In prima fila nel tentativo di mettere in sesto il terreno di gioco vari personaggi cesarini: da Antimo Rizzello ad Antonio Martina, passando per Federico Calasso e Cosimo Rizzello; apporto fondamentale però, come riportato da Antonio Settembrini, con cui avremo modo di discorrere nelle prossime uscite, il prezioso contributo dell’impresa Bettoni di Brescia. In quel periodo era impegnata nella costruzione della SANS (Società Autopista Nazionale Sperimentale).

Antimo seduto, ripercorre con la mente quei momenti, le difficoltà incontrate, il campo che nonostante gli sforzi presentava una leggera discesa, ma soprattutto una pendenza che nei giorni di pioggia impantanava la zona vicina agli spogliatoi. Il ricordo si fa ancora più intrigante, pensando alla figura di colui, che con la sua generosità aveva permesso questo sogno e al quale il campo fu intitolato.

Quelle nell’immagine, potremmo definirle le “mura del botteghino” di quel che resta del campo sportivo Don Vincenzo Zagà. Qui infatti si lasciava una piccola offerta prima di entrare ed assistere al match. I più furbi invece, cercavano di arrampicarsi.
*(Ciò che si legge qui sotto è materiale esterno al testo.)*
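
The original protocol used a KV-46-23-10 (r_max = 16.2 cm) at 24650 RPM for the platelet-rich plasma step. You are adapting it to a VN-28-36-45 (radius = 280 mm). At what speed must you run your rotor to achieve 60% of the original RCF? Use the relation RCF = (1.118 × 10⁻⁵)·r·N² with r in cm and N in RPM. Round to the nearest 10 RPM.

RCF_original = 1.118 × 10⁻⁵ × 16.2 × (24650)² = 1.118 × 10⁻⁵ × 16.2 × 607,622,500 ≈ 110,050.2 × g
Target RCF = 0.6 × 110,050.2 ≈ 66,030.1 × g
Your rotor: r = 280 mm = 28.0 cm
66,030.1 = 1.118 × 10⁻⁵ × 28 × N²
N² = 66,030.1 / (31.304 × 10⁻⁵) = 210,931,830
N ≈ √210,931,830 ≈ 14,523.5

14520 RPM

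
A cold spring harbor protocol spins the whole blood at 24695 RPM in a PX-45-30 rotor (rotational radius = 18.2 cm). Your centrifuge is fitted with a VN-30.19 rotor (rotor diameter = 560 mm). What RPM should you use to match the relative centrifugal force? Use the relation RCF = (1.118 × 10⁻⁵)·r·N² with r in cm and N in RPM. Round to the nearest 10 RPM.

RCF_original = 1.118 × 10⁻⁵ × 18.2 × (24695)² = 1.118 × 10⁻⁵ × 18.2 × 609,843,025 ≈ 124,088.4 × g
Your rotor: r = 560 mm / 2 = 280 mm = 28 cm
124,088.4 = 1.118 × 10⁻⁵ × 28 × N²
N² = 124,088.4 / (31.304 × 10⁻⁵) = 396,397,904
N ≈ √396,397,904 ≈ 19,909.7

≈ 19910 RPM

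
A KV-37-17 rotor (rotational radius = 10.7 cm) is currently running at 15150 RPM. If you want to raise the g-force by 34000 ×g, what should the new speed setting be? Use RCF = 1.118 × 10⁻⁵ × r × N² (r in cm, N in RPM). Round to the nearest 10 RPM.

Current RCF = 1.118 × 10⁻⁵ × 10.7 × (15150)² = 1.118 × 10⁻⁵ × 10.7 × 229,522,500 ≈ 27,456.9 × g
Target RCF = 27,456.9 + 34,000 = 61,456.9 × g
N² = 61,456.9 / (11.9626 × 10⁻⁵) = 513,741,996
N ≈ √513,741,996 ≈ 22,665.9

N₂ ≈ 22670 RPM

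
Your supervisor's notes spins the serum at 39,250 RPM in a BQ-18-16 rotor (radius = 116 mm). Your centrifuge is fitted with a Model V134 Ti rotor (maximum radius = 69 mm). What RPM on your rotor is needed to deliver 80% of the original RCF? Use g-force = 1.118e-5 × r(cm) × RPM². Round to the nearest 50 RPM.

Original rotor: r = 116 mm = 11.6 cm
RCF = 1.118 × 10⁻⁵ × r × N²
RCF_original = 1.118 × 10⁻⁵ × 11.6 × (39250)² = 1.118 × 10⁻⁵ × 11.6 × 1,540,562,500 ≈ 199,792.5 × g
Target RCF = 0.8 × 199,792.5 ≈ 159,834 × g
Your rotor: r = 69 mm = 6.9 cm
159,834 = 1.118 × 10⁻⁵ × 6.9 × N²
N² = 159,834 / (7.7142 × 10⁻⁵) = 2,071,945,244
N ≈ √2,071,945,244 ≈ 45,518.6

45500 RPM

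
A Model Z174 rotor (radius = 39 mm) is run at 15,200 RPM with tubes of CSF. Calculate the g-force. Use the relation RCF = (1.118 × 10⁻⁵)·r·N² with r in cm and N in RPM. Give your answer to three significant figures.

r = 39 mm = 3.9 cm
RCF = 1.118 × 10⁻⁵ × 3.9 × (15200)² = 1.118 × 10⁻⁵ × 3.9 × 231,040,000 ≈ 10,073.8 × g

RCF ≈ 10100 × g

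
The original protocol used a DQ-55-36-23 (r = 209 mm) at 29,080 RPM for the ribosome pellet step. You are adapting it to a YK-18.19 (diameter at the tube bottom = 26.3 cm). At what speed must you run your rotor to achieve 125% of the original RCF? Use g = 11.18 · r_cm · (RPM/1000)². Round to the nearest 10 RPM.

≈ 40990 RPM

Original rotor: r = 209 mm = 20.9 cm
RCF_original = 11.18 × 20.9 × (29.08)² = 11.18 × 20.9 × 845.6464 ≈ 197,595.4 × g
Target RCF = 1.25 × 197,595.4 ≈ 246,994.2 × g
Your rotor: r = 26.3 / 2 = 13.15 cm
246,994.2 = 11.18 × 13.15 × (N/1000)²
(N/1000)² = 246,994.2 / 147.017 = 1680.038
N = 1000 × √1680.038 ≈ 40,988.3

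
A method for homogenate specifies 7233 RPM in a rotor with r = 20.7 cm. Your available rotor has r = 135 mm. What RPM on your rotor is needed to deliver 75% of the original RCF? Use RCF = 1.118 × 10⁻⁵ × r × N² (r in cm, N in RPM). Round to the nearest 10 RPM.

RCF = 1.118 × 10⁻⁵ × r × N²
RCF_original = 1.118 × 10⁻⁵ × 20.7 × (7233)² = 1.118 × 10⁻⁵ × 20.7 × 52,316,289 ≈ 12,107.3 × g
Target RCF = 0.75 × 12,107.3 ≈ 9,080.5 × g
Your rotor: r = 135 mm = 13.5 cm
9,080.5 = 1.118 × 10⁻⁵ × 13.5 × N²
N² = 9,080.5 / (15.093 × 10⁻⁵) = 60,163,652
N ≈ √60,163,652 ≈ 7,756.5

≈ 7760 RPM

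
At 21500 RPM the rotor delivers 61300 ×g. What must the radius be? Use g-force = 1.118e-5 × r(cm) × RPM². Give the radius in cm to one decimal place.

≈ 11.9 cm

61300 = 1.118 × 10⁻⁵ × r × (21500)²
r = 61300 / (1.118 × 10⁻⁵ × 462,250,000) = 61300 / 5167.955 ≈ 11.862 cm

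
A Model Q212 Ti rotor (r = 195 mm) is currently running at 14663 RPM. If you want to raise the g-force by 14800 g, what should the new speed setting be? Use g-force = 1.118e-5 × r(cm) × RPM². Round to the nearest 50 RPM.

N₂ ≈ 16800 RPM

r = 195 mm = 19.5 cm
Current RCF = 1.118 × 10⁻⁵ × 19.5 × (14663)² = 1.118 × 10⁻⁵ × 19.5 × 215,003,569 ≈ 46,872.9 × g
Target RCF = 46,872.9 + 14,800 = 61,672.9 × g
N² = 61,672.9 / (21.801 × 10⁻⁵) = 282,890,234
N ≈ √282,890,234 ≈ 16,819.3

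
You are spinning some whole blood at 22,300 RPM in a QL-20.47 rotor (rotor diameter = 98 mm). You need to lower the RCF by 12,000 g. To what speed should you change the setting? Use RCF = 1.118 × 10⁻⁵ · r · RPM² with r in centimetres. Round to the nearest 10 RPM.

r = 98 mm / 2 = 49 mm = 4.9 cm
Current RCF = 1.118 × 10⁻⁵ × 4.9 × (22300)² = 1.118 × 10⁻⁵ × 4.9 × 497,290,000 ≈ 27,242.5 × g
Target RCF = 27,242.5 − 12,000 = 15,242.5 × g
N² = 15,242.5 / (5.4782 × 10⁻⁵) = 278,239,203
N ≈ √278,239,203 ≈ 16,680.5

N₂ ≈ 16680 RPM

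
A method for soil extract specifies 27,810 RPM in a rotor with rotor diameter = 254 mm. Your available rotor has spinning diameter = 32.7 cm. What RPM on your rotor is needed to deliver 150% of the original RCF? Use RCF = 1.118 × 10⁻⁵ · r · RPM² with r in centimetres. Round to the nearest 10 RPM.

Original rotor: r = 254 mm / 2 = 127 mm = 12.7 cm
RCF_original = 1.118 × 10⁻⁵ × 12.7 × (27810)² = 1.118 × 10⁻⁵ × 12.7 × 773,396,100 ≈ 109,811.4 × g
Target RCF = 1.5 × 109,811.4 ≈ 164,717.1 × g
Your rotor: r = 32.7 / 2 = 16.35 cm
164,717.1 = 1.118 × 10⁻⁵ × 16.35 × N²
N² = 164,717.1 / (18.2793 × 10⁻⁵) = 901,112,734
N ≈ √901,112,734 ≈ 30,018.5

30020 RPM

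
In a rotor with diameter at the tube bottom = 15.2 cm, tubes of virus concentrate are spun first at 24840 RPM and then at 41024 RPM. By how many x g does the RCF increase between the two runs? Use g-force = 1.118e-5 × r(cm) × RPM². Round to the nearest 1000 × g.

r = 15.2 / 2 = 7.6 cm
RCF₁ = 1.118 × 10⁻⁵ × 7.6 × (24840)² = 1.118 × 10⁻⁵ × 7.6 × 617,025,600 ≈ 52,427.4 × g
RCF₂ = 1.118 × 10⁻⁵ × 7.6 × (41024)² = 1.118 × 10⁻⁵ × 7.6 × 1,682,968,576 ≈ 142,998.5 × g
Increase = 142,998.5 − 52,427.4 = 90,571.1

≈ 91000 x g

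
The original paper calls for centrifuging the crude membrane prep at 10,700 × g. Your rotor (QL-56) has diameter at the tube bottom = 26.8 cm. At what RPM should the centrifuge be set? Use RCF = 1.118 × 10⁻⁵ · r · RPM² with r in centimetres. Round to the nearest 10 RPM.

r = 26.8 / 2 = 13.4 cm
10,700 = 1.118 × 10⁻⁵ × 13.4 × N²
N² = 10,700 / (14.9812 × 10⁻⁵) = 71,422,850
N ≈ √71,422,850 ≈ 8,451.2

8450 RPM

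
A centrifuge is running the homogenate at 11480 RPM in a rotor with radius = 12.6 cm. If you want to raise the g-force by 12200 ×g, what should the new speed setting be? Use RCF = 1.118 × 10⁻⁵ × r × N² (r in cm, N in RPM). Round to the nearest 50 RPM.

Current RCF = 1.118 × 10⁻⁵ × 12.6 × (11480)² = 1.118 × 10⁻⁵ × 12.6 × 131,790,400 ≈ 18,565.1 × g
Target RCF = 18,565.1 + 12,200 = 30,765.1 × g
N² = 30,765.1 / (14.0868 × 10⁻⁵) = 218,396,655
N ≈ √218,396,655 ≈ 14,778.2

N₂ ≈ 14800 RPM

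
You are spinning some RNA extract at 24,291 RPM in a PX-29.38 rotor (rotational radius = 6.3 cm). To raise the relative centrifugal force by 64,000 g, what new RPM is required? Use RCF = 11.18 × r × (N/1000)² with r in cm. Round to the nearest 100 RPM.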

Sono vicende che approfondiremo nelle prossime uscite.

Don Vincenzo Zagà, una generosa donazione.

Don Vincenzo Zagà, originario di Leverano, aveva quell’ampio terreno sito in Via Veglie e lo mise a disposizione temporanea; purtroppo non era di sua proprietà diretta, ma vi erano altri ereditieri; per cui negli anni ’70 il Porto Cesareo sarà costretto a trovarsi un’altra sistemazione.

Di Don Vincenzo e della sua straordinaria bontà, è testimone l’Istituto per ragazzi disadattati, da noi cesarini identificato meglio nella “zona colonie”. Don Vincenzo Zagà, un grande uomo, prima che un sacerdote, provvidenziale nel cammino cesarino nel mondo del calcio. Approfondiremo la sua figura nel prossimo numero.